For Swede Johan Björnsson, canceling his 2026 cruise out of Miami is an important gesture, even if it means losing a $500 deposit. He’s never been particularly political, Björnsson said. But the moment he saw clips of Trump and Vice President JD Vance berating Ukrainian President Volodymyr Zelensky in the Oval Office, the 43-year-old said he knew he had to take a stand.
“It had nothing to do with politics, it was just a crude assault. It was disrespectful and wrong on so many levels. It got personal,” he said. “That was probably the drop that made everything go over for me.”
For Europeans living close to the war in Ukraine, the threat of Russian aggression across the continent looms in the background. Last month, the EU Commission urged its 450 million citizens to stockpile enough food, water and essentials for 72 hours in the event of emergencies like cyberattacks, climate disasters, disease and also geopolitical conflicts.

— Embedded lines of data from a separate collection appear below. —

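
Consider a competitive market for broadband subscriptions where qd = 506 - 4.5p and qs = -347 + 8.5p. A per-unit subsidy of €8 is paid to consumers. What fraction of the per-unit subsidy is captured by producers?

Producer share = 9/26

Pre-subsidy: 506 - 4.5p = -347 + 8.5p gives p* = 853/13, q* = 5479/26.
With the rebate, buyers effectively pay pb = ps − 8, where ps is the price sellers receive.
Demand in terms of ps becomes qd = 506 − 4.5(ps − 8) = 542 - 4.5ps. Setting this equal to supply: 542 - 4.5ps = -347 + 8.5ps, so ps = 889/13.
Buyers pay pb = 889/13 − 8 = 785/13; q' = -347 + 8.5·(889/13) = 6091/26.
Buyers' price falls by p* − pb = 853/13 − 785/13 = 68/13; sellers' price rises by ps − p* = 889/13 − 853/13 = 36/13.
So producers capture (36/13)/8 = 9/26 of each unit of subsidy.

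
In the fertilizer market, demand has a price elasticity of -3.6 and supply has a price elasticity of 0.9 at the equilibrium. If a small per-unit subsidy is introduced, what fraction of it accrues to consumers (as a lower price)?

For a small subsidy around the equilibrium, the benefit split depends on the relative slopes, which at a point are proportional to the elasticities.
Buyer share = εs/(εs + |εd|) = 0.9/(0.9 + 3.6) = 0.2; seller share = |εd|/(εs + |εd|) = 0.8.

Consumer share = 0.2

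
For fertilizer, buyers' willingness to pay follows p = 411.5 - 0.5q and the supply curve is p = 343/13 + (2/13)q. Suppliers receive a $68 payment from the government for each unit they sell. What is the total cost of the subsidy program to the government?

Government cost = $47124

Pre-subsidy: 411.5 - 0.5q = 343/13 + (2/13)q gives q* = 589 and p* = 117.
With the subsidy, sellers receive ps = pb + 68 for each unit, where pb is the price buyers pay.
On the curves, pb = 411.5 - 0.5q and ps = 343/13 + (2/13)q; the wedge ps − pb = 68 gives 343/13 + (2/13)q − (411.5 - 0.5q) = 68, so q' = 693.
Then pb = 411.5 − 0.5·693 = 65 and ps = 343/13 + (2/13)·693 = 133.
Government outlay = subsidy × quantity = 68 × 693 = 47124.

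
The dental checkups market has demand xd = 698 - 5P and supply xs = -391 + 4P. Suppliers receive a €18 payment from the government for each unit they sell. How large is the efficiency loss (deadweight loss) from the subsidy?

Pre-subsidy: 698 - 5P = -391 + 4P gives P* = 121, x* = 93.
With the subsidy, sellers receive Ps = Pb + 18 for each unit, where Pb is the price buyers pay.
Supply in terms of Pb becomes xs = -391 + 4(Pb + 18) = -319 + 4Pb. Setting this equal to demand: 698 - 5Pb = -319 + 4Pb, so Pb = 113.
Sellers receive Ps = 113 + 18 = 131; x' = 698 − 5·113 = 133.
The subsidy expands output by 133 − 93 = 40 past the efficient level; on those units the gap between marginal cost and willingness to pay runs from 0 up to 18.
DWL = ½ × 18 × 40 = 360.

Deadweight loss = €360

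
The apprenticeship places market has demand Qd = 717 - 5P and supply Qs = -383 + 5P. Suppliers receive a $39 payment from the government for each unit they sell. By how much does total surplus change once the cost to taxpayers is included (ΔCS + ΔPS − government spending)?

Net change in total surplus = -$1901.25

Pre-subsidy: 717 - 5P = -383 + 5P gives P* = 110, Q* = 167.
With the subsidy, sellers receive Ps = Pb + 39 for each unit, where Pb is the price buyers pay.
Supply in terms of Pb becomes Qs = -383 + 5(Pb + 39) = -188 + 5Pb. Setting this equal to demand: 717 - 5Pb = -188 + 5Pb, so Pb = 90.5.
Sellers receive Ps = 90.5 + 39 = 129.5; Q' = 717 − 5·90.5 = 264.5.
ΔCS = ½(167 + 264.5)(110 − 90.5) = 4207.125; ΔPS = ½(167 + 264.5)(129.5 − 110) = 4207.125.
Government spending = 39 × 264.5 = 10315.5.
Net change = 4207.125 + 4207.125 − 10315.5 = -1901.25. The loss equals the DWL triangle ½·39·97.5.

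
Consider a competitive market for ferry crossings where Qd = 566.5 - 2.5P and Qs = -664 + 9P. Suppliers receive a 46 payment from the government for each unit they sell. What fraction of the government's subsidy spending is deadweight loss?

DWL / government spending = 45/389

Pre-subsidy: 566.5 - 2.5P = -664 + 9P gives P* = 107, Q* = 299.
With the subsidy, sellers receive Ps = Pb + 46 for each unit, where Pb is the price buyers pay.
Supply in terms of Pb becomes Qs = -664 + 9(Pb + 46) = -250 + 9Pb. Setting this equal to demand: 566.5 - 2.5Pb = -250 + 9Pb, so Pb = 71.
Sellers receive Ps = 71 + 46 = 117; Q' = 566.5 − 2.5·71 = 389.
ΔCS = ½(299 + 389)(107 − 71) = 12384; ΔPS = ½(299 + 389)(117 − 107) = 3440.
Government spending = 46 × 389 = 17894.
DWL = ½ × 46 × (389 − 299) = 2070; fraction = 2070 / 17894 = 45/389.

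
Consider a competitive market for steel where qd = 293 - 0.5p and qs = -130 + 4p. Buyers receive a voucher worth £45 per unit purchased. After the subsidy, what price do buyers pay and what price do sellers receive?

Pre-subsidy: 293 - 0.5p = -130 + 4p gives p* = 94, q* = 246.
With the rebate, buyers effectively pay pb = ps − 45, where ps is the price sellers receive.
Demand in terms of ps becomes qd = 293 − 0.5(ps − 45) = 315.5 - 0.5ps. Setting this equal to supply: 315.5 - 0.5ps = -130 + 4ps, so ps = 99.
Buyers pay pb = 99 − 45 = 54; q' = -130 + 4·99 = 266.

Buyers pay £54; sellers receive £99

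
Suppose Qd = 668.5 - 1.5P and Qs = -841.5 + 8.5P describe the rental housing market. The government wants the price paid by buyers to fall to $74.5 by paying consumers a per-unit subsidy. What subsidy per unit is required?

At a buyer price of 74.5, quantity demanded is 668.5 − 1.5·74.5 = 556.75.
Sellers supply 556.75 only when they receive Ps with -841.5 + 8.5·Ps = 556.75, i.e. Ps = 164.5.
s = Ps − Pb = 164.5 − 74.5 = 90.

Required subsidy s = $90 per unit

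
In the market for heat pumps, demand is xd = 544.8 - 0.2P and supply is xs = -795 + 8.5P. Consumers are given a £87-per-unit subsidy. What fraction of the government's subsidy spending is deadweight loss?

DWL / government spending = 17/1062

Pre-subsidy: 544.8 - 0.2P = -795 + 8.5P gives P* = 154, x* = 514.
With the rebate, buyers effectively pay Pb = Ps − 87, where Ps is the price sellers receive.
Demand in terms of Ps becomes xd = 544.8 − 0.2(Ps − 87) = 562.2 - 0.2Ps. Setting this equal to supply: 562.2 - 0.2Ps = -795 + 8.5Ps, so Ps = 156.
Buyers pay Pb = 156 − 87 = 69; x' = -795 + 8.5·156 = 531.
ΔCS = ½(514 + 531)(154 − 69) = 44412.5; ΔPS = ½(514 + 531)(156 − 154) = 1045.
Government spending = 87 × 531 = 46197.
DWL = ½ × 87 × (531 − 514) = 739.5; fraction = 739.5 / 46197 = 17/1062.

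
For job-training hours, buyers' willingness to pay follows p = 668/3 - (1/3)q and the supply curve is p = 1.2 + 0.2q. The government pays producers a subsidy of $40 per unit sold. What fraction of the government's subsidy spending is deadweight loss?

Pre-subsidy: 668/3 - (1/3)q = 1.2 + 0.2q gives q* = 415.25 and p* = 84.25.
With the subsidy, sellers receive ps = pb + 40 for each unit, where pb is the price buyers pay.
On the curves, pb = 668/3 - (1/3)q and ps = 1.2 + 0.2q; the wedge ps − pb = 40 gives 1.2 + 0.2q − (668/3 - (1/3)q) = 40, so q' = 490.25.
Then pb = 668/3 − (1/3)·490.25 = 59.25 and ps = 1.2 + 0.2·490.25 = 99.25.
ΔCS = ½(415.25 + 490.25)(84.25 − 59.25) = 11318.75; ΔPS = ½(415.25 + 490.25)(99.25 − 84.25) = 6791.25.
Government spending = 40 × 490.25 = 19610.
DWL = ½ × 40 × (490.25 − 415.25) = 1500; fraction = 1500 / 19610 = 150/1961.

DWL / government spending = 150/1961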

“Peace and stability are intrinsic to the European project. Yet, Europe faces a new reality, marked by growing risks and deep uncertainty,” read the first lines of the EU’s 18-page European Preparedness Union Strategy.
Trump’s alignment with Putin, suspension of aid to Ukraine and the administration’s general anti-Europe rhetoric are seen as deep betrayals across the continent. In a leaked Signal thread published by The Atlantic, US Defense Secretary Pete Hegseth wrote: “I fully share your loathing of European free-loading. It’s PATHETIC.”
And during a visit to Greenland, a semiautonomous territory in the kingdom of Denmark, last week Vance upbraided Denmark, saying they have “not done a good job” for the people of Greenland, in a speech that was largely viewed as hostile and insulting.
“We consider the US to be our best friend,” said Jacob Bøll, a consultant who lives in Copenhagen. “Now, we’re not only not friends anymore, it’s like our friend started a fist fight with us.”
The turn of events has driven Bøll, 52, to cancel travel plans to Cincinnati where he was to visit close family friends this summer, and then travel to Nashville. He was also planning to attend the World Cup soccer tournament next year, but now will only go on the condition Denmark plays in Canada if they qualify.
“I just can’t imagine a scenario where I would go back,” he said. “You vote with your feet when you’re a consumer.”
After much deliberation, fellow Dane Robert Christiansen has also canceled plans to fly to Texas this summer and surprise his teenage daughter, who is studying in Dallas. But Christiansen said fears of flight safety and his own activity on social media, where he shares the latest news stories as his small act of resistance, would have made him anxious about his travels.
“I cannot trust the government of the United States,” Christiansen said.